Sigh. Another one of those “will I ever graduate” moments? Time is running out, I remind myself, I have to finish in two years if I want Arnold’s signature on my PhD.
But I have an idea. And I race uphill eager to write the triphase meta-gaussian process code that might.. just might!.. encabulate my analysis errors with enough amplitude.
My office-mate hasn’t made it in yet so I’m all alone in my office-cave. Perfect. Headphones on, I nestle into my mouldering chair and lean back into my near-horizontal ergonomic position of choice (less bending of the wrists, you see).
The iMac flickers to life as I bring up a terminal:
$> cd ~/code2 $> mate analysis.py
I skim through the familiar file deciding where to put the new encabulation method. I settle on line 3742, between the definitions of mq7_take2(data) and EE_Medium(data3, data).
But what to name this function? With barely a second thought:
def EE_3P_MG(data, metadata):
A quick copy/paste of EE_4Q_ML and it’s off to the races. I slip into a blessed state of flow, sliding globs of terse code around as I fly up and down analysis.py. I’m at home here. The variables are old friends (p2 and xj3 are particularly beloved – we’ve been through a lot together) and it’s always a fun challenge to remember how all the helper functions work.

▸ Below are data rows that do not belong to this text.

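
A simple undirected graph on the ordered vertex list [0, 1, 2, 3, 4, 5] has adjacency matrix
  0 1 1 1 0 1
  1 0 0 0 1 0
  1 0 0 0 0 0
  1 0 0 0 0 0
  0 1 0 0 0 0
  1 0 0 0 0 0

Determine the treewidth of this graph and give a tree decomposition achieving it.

Treewidth 1.
Bags: B1 = {0, 2}  B2 = {0, 5}  B3 = {0, 1}  B4 = {0, 3}  B5 = {1, 4}
Tree: B1–B2, B2–B3, B1–B4, B3–B5

The largest bag has 2 vertices, giving width 1; this decomposition certifies tw(G) ≤ 1. G has an edge, so its treewidth is at least 1. Hence tw(G) = 1 exactly.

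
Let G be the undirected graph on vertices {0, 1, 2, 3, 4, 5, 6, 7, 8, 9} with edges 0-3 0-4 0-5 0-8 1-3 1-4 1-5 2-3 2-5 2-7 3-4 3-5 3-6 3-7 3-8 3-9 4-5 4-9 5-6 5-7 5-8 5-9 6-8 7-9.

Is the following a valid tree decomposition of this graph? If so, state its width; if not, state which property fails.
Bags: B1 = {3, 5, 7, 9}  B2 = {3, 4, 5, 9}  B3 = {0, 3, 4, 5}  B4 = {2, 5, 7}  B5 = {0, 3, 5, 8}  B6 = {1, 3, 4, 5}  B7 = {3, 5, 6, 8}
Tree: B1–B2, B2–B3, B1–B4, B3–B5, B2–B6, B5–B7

A tree decomposition must satisfy three properties: every vertex lies in some bag; for every edge, both endpoints lie together in some bag; and for every vertex, the bags containing it form a connected subtree. Here edge (3,2) lies in no bag, so the decomposition is invalid.

No — edge (3,2) lies in no bag.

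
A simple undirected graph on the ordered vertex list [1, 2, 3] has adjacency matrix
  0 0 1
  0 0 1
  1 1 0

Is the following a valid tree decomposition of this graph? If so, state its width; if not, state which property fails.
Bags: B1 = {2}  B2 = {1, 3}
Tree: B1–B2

A tree decomposition must satisfy three properties: every vertex lies in some bag; for every edge, both endpoints lie together in some bag; and for every vertex, the bags containing it form a connected subtree. Here edge (3,2) lies in no bag, so the decomposition is invalid.

No — edge (3,2) lies in no bag.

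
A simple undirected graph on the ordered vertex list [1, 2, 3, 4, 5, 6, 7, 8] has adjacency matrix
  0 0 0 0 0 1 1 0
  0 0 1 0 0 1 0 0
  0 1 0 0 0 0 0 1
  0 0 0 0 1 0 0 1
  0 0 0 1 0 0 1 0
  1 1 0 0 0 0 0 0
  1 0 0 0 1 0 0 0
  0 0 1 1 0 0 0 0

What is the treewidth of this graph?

A width-2 tree decomposition is:
Bags: B1 = {1, 6, 7}  B2 = {5, 6, 7}  B3 = {4, 5, 6}  B4 = {4, 6, 8}  B5 = {3, 6, 8}  B6 = {2, 3, 6}
Tree: B1–B2, B2–B3, B3–B4, B4–B5, B5–B6
The largest bag has 3 vertices, giving width 2; this decomposition certifies tw(G) ≤ 2. The edges 6–1–7–5–4–8–3–2–6 form a cycle, so G is not a tree and its treewidth is at least 2. The upper and lower bounds meet at 2, so that is the treewidth.

2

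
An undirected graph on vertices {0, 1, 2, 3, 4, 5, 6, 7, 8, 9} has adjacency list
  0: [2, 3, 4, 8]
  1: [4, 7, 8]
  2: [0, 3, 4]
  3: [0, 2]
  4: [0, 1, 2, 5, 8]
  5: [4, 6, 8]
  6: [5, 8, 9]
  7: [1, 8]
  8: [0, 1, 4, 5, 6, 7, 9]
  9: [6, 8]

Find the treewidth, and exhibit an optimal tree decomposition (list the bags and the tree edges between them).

The largest bag has 3 vertices, giving width 2; this decomposition certifies tw(G) ≤ 2. Conversely, {6, 8, 9} is a clique of size 3, and the vertices of any clique must share a bag in every tree decomposition; so some bag has ≥ 3 vertices and tw(G) ≥ 2. The upper and lower bounds meet at 2, so that is the treewidth.

Treewidth 2.
Bags: B1 = {1, 4, 8}  B2 = {4, 5, 8}  B3 = {0, 4, 8}  B4 = {5, 6, 8}  B5 = {0, 2, 4}  B6 = {0, 2, 3}  B7 = {1, 7, 8}  B8 = {6, 8, 9}
Tree: B1–B2, B2–B3, B2–B4, B3–B5, B5–B6, B1–B7, B4–B8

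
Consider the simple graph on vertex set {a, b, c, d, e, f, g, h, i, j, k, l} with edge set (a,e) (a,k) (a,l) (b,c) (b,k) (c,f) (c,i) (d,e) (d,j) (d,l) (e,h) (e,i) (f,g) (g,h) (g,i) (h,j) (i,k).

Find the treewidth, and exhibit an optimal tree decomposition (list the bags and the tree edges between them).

Treewidth 3.
One such decomposition:
Bags: B1 = {b, c, f, g}  B2 = {b, c, g, i}  B3 = {b, g, i, k}  B4 = {g, h, i, k}  B5 = {e, h, i, k}  B6 = {a, e, h, k}  B7 = {a, e, h, j}  B8 = {a, d, e, j}  B9 = {a, d, j, l}
Tree: B1–B2, B2–B3, B3–B4, B4–B5, B5–B6, B6–B7, B7–B8, B8–B9

Every bag has size at most 4, so the width is 4 − 1 = 3 and tw(G) ≤ 3. For the lower bound: the 4 vertex sets {b,c,f}, {g}, {i}, {a,e,h,k} are disjoint, each induces a connected subgraph, and every pair is joined by at least one edge of G. Contracting each set to a single vertex therefore yields K_{4} as a minor, and since treewidth is minor-monotone, tw(G) ≥ tw(K_{4}) = 3. Therefore the treewidth is 3.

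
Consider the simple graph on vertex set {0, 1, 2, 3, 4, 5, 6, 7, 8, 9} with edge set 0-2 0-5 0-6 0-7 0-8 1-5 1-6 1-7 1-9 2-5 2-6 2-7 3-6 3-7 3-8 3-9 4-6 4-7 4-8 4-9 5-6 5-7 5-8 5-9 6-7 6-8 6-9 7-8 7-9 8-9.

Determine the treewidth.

A width-4 tree decomposition is:
Bags: B1 = {5, 6, 7, 8, 9}  B2 = {0, 5, 6, 7, 8}  B3 = {0, 2, 5, 6, 7}  B4 = {4, 6, 7, 8, 9}  B5 = {1, 5, 6, 7, 9}  B6 = {3, 6, 7, 8, 9}
Tree: B1–B2, B2–B3, B1–B4, B1–B5, B4–B6
The largest bag has 5 vertices, giving width 4; this decomposition certifies tw(G) ≤ 4. Conversely, {3, 6, 7, 8, 9} is a clique of size 5, and the vertices of any clique must share a bag in every tree decomposition; so some bag has ≥ 5 vertices and tw(G) ≥ 4. Hence tw(G) = 4 exactly.

4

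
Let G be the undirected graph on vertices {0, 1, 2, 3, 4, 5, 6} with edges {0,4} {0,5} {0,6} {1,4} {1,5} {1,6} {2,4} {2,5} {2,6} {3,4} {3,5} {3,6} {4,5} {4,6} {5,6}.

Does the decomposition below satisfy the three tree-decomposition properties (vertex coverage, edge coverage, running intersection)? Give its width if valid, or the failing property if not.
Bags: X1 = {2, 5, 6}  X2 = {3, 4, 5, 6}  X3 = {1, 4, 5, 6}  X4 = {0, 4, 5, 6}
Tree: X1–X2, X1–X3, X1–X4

A tree decomposition must satisfy three properties: every vertex lies in some bag; for every edge, both endpoints lie together in some bag; and for every vertex, the bags containing it form a connected subtree. Here edge (4,2) lies in no bag, so the decomposition is invalid.

No — edge (4,2) lies in no bag.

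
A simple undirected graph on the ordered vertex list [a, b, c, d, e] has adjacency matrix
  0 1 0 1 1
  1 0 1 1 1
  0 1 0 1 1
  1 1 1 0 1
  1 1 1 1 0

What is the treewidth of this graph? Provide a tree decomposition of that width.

Each bag holds 4 vertices, so the decomposition has width 3, which upper-bounds the treewidth. On the other hand G contains the 4-clique {b, c, d, e}. A clique must lie in a single bag of any decomposition, so no decomposition can have width below 3. Therefore the treewidth is 3.

Treewidth 3.
Bags: B1 = {b, c, d, e}  B2 = {a, b, d, e}
Tree: B1–B2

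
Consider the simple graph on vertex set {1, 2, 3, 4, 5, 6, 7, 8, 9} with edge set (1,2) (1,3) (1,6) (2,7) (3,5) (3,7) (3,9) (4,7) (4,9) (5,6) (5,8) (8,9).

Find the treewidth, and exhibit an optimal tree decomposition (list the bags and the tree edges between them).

Every bag has size at most 4, so the width is 4 − 1 = 3 and tw(G) ≤ 3. For the lower bound: the 4 vertex sets {4,8,9}, {5}, {3}, {1,2,6,7} are disjoint, each induces a connected subgraph, and every pair is joined by at least one edge of G. Contracting each set to a single vertex therefore yields K_{4} as a minor, and since treewidth is minor-monotone, tw(G) ≥ tw(K_{4}) = 3. Hence tw(G) = 3 exactly.

Treewidth 3.
One optimal decomposition is:
Bags: B1 = {4, 5, 8, 9}  B2 = {3, 4, 5, 9}  B3 = {3, 4, 5, 7}  B4 = {3, 5, 6, 7}  B5 = {1, 3, 6, 7}  B6 = {1, 2, 6, 7}
Tree: B1–B2, B2–B3, B3–B4, B4–B5, B5–B6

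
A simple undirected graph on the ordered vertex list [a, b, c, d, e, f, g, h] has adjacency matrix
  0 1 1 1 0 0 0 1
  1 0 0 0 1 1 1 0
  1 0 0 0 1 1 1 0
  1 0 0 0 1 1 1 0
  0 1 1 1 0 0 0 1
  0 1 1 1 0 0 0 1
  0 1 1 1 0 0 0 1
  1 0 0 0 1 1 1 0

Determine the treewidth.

A width-4 tree decomposition is:
Bags: B1 = {b, c, d, f, h}  B2 = {b, c, d, e, h}  B3 = {b, c, d, g, h}  B4 = {a, b, c, d, h}
Tree: B1–B2, B2–B3, B3–B4
Every bag has size at most 5, so the width is 5 − 1 = 4 and tw(G) ≤ 4. For the lower bound: the 5 vertex sets {d,f}, {b,e}, {c,g}, {h}, {a} are disjoint, each induces a connected subgraph, and every pair is joined by at least one edge of G. Contracting each set to a single vertex therefore yields K_{5} as a minor, and since treewidth is minor-monotone, tw(G) ≥ tw(K_{5}) = 4. Therefore the treewidth is 4.

4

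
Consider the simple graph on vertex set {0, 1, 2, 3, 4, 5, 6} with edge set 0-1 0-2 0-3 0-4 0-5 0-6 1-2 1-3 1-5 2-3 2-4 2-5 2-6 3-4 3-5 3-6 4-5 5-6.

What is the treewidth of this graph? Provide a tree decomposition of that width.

Treewidth 4.
Bags: B1 = {0, 1, 2, 3, 5}  B2 = {0, 2, 3, 4, 5}  B3 = {0, 2, 3, 5, 6}
Tree: B1–B2, B2–B3

Each bag holds 5 vertices, so the decomposition has width 4, which upper-bounds the treewidth. For the lower bound, the 5 vertices {0, 1, 2, 3, 5} are pairwise adjacent, and any tree decomposition puts a clique entirely inside one bag — forcing width ≥ 4. Hence tw(G) = 4 exactly.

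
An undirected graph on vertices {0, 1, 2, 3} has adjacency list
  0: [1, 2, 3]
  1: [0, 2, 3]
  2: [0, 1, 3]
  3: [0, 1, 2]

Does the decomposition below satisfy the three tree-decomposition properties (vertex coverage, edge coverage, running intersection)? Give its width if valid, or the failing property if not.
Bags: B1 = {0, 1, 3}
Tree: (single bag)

A tree decomposition must satisfy three properties: every vertex lies in some bag; for every edge, both endpoints lie together in some bag; and for every vertex, the bags containing it form a connected subtree. Here vertex 2 appears in no bag, so the decomposition is invalid.

No — vertex 2 appears in no bag.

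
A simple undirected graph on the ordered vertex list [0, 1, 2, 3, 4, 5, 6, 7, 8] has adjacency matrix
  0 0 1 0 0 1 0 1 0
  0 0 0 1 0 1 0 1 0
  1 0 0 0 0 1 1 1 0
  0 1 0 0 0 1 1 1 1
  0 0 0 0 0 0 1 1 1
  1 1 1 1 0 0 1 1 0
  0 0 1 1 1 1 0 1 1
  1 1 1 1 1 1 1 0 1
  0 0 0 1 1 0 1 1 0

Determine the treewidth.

3

A width-3 tree decomposition is:
Bags: B1 = {3, 5, 6, 7}  B2 = {2, 5, 6, 7}  B3 = {3, 6, 7, 8}  B4 = {4, 6, 7, 8}  B5 = {0, 2, 5, 7}  B6 = {1, 3, 5, 7}
Tree: B1–B2, B1–B3, B3–B4, B2–B5, B1–B6
The largest bag has 4 vertices, giving width 3; this decomposition certifies tw(G) ≤ 3. Conversely, {3, 6, 7, 8} is a clique of size 4, and the vertices of any clique must share a bag in every tree decomposition; so some bag has ≥ 4 vertices and tw(G) ≥ 3. Combining the bounds, tw(G) = 3.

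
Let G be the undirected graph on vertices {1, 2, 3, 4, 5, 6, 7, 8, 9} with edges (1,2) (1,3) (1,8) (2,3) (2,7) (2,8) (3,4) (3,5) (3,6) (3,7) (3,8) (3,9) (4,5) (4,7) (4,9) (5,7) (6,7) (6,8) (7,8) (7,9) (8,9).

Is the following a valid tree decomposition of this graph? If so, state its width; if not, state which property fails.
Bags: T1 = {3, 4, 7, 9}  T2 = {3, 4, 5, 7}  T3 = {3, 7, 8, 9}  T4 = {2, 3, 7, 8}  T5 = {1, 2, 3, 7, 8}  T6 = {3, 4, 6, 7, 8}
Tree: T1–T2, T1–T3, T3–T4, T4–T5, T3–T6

A tree decomposition must satisfy three properties: every vertex lies in some bag; for every edge, both endpoints lie together in some bag; and for every vertex, the bags containing it form a connected subtree. Here bags containing vertex 4 are not connected in the tree, so the decomposition is invalid.

No — bags containing vertex 4 are not connected in the tree.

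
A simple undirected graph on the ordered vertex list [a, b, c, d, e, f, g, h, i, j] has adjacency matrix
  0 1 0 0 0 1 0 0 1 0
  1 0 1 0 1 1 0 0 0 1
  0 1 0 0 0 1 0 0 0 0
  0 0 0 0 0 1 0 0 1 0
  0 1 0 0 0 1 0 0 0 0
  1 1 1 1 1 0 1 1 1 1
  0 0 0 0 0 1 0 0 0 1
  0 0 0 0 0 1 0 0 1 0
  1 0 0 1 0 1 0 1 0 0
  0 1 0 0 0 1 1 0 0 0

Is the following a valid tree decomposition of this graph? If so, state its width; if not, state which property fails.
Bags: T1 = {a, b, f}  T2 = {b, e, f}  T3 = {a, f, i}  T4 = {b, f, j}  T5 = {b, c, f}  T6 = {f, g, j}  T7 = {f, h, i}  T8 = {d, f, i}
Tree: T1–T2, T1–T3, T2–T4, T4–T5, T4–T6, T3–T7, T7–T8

Yes; width 2.

Vertex coverage: the bags together contain {a, b, c, d, e, f, g, h, i, j}, the full vertex set. Edge coverage: each edge of G has both endpoints in at least one bag. Running intersection: for every vertex, the bags containing it form a connected subtree. All three properties hold, so this is a valid tree decomposition of width max|bag| − 1 = 2, and hence tw(G) ≤ 2.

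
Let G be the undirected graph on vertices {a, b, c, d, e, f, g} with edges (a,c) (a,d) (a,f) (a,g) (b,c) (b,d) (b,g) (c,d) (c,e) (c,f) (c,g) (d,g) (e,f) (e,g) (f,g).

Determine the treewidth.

3

A width-3 tree decomposition is:
Bags: B1 = {a, c, f, g}  B2 = {a, c, d, g}  B3 = {b, c, d, g}  B4 = {c, e, f, g}
Tree: B1–B2, B2–B3, B1–B4
Every bag has size at most 4, so the width is 4 − 1 = 3 and tw(G) ≤ 3. Conversely, {a, c, d, g} is a clique of size 4, and the vertices of any clique must share a bag in every tree decomposition; so some bag has ≥ 4 vertices and tw(G) ≥ 3. The upper and lower bounds meet at 3, so that is the treewidth.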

I reach a commit point but keep going.
Now I just need to use the new EE_3P_MG code in the analysis. I skip past The Scary Bit, pretty sure that it won’t depend on the new code and run a quick find-and-replace across the rest of the file.
Almost done! Time to test the thing. Pointing it at the small dataset I step away for an hour and a half to get some coffee and futz about on my phone.
I return to discover that the code had bombed out 15 seconds into the analysis. “Oh right” I say to myself, “the small data set has insufficient permambulatory significance for a triphase encabulation”. Duh. Thankful for this short feedback loop, I decide to run against the full data set.
But first – shuddering as I remember The Incident from last year – I put the code into my SCM of choice with a helpful commit message:
From: firstname.lastname@example.org To: email@example.com Subject: EE_3P_MG moar better analysis.py Onsi <Attachment: analysis.py 689KB> <Attachment: runner.py 3KB>
Just to be sure (again – The Incident) I check my quota on the mail server:
Used: 987 MB of 1 GB
Should be good for a while now that I’ve unsubscribed from all those cat video feeds.
With that out of the way:
$> mkdir run_1837
Wait. No, crap.
$> rmdir run_1837 $> mkdir run_1836
And now, victoriously:
$> ./runner.py -ds=full -tk=427 -out=./run_1836 Analyzing... ============ Using dataset: full Will output to: /Users/onsi/code2/run_1836/out.pickle Reticulating splines... Retailoring dark matter halo trees: 21/182739 - 2s 46/182739 - 4s
…looks like it’ll take 5 hours or so. As this process usually burns my computer into the ground I decide it’s time for more coffee, some lunch, and a chance to fall asleep reading some papers.
I return, 5 hours later:
182720/182739 - 17912s 182742/182739 - 17914s Trees retailored Enhancing merger rates... done Encabulating errors... Traceback (most recent call last): IndexError: list assignment index out of range File "/Users/onsi/code2/analysis.py", line 3920, in EE_3P_MG xj3[k] = p2*a[i:j-17]*a2[i+1:j-15]
Hmmph. It’s going to be another long night.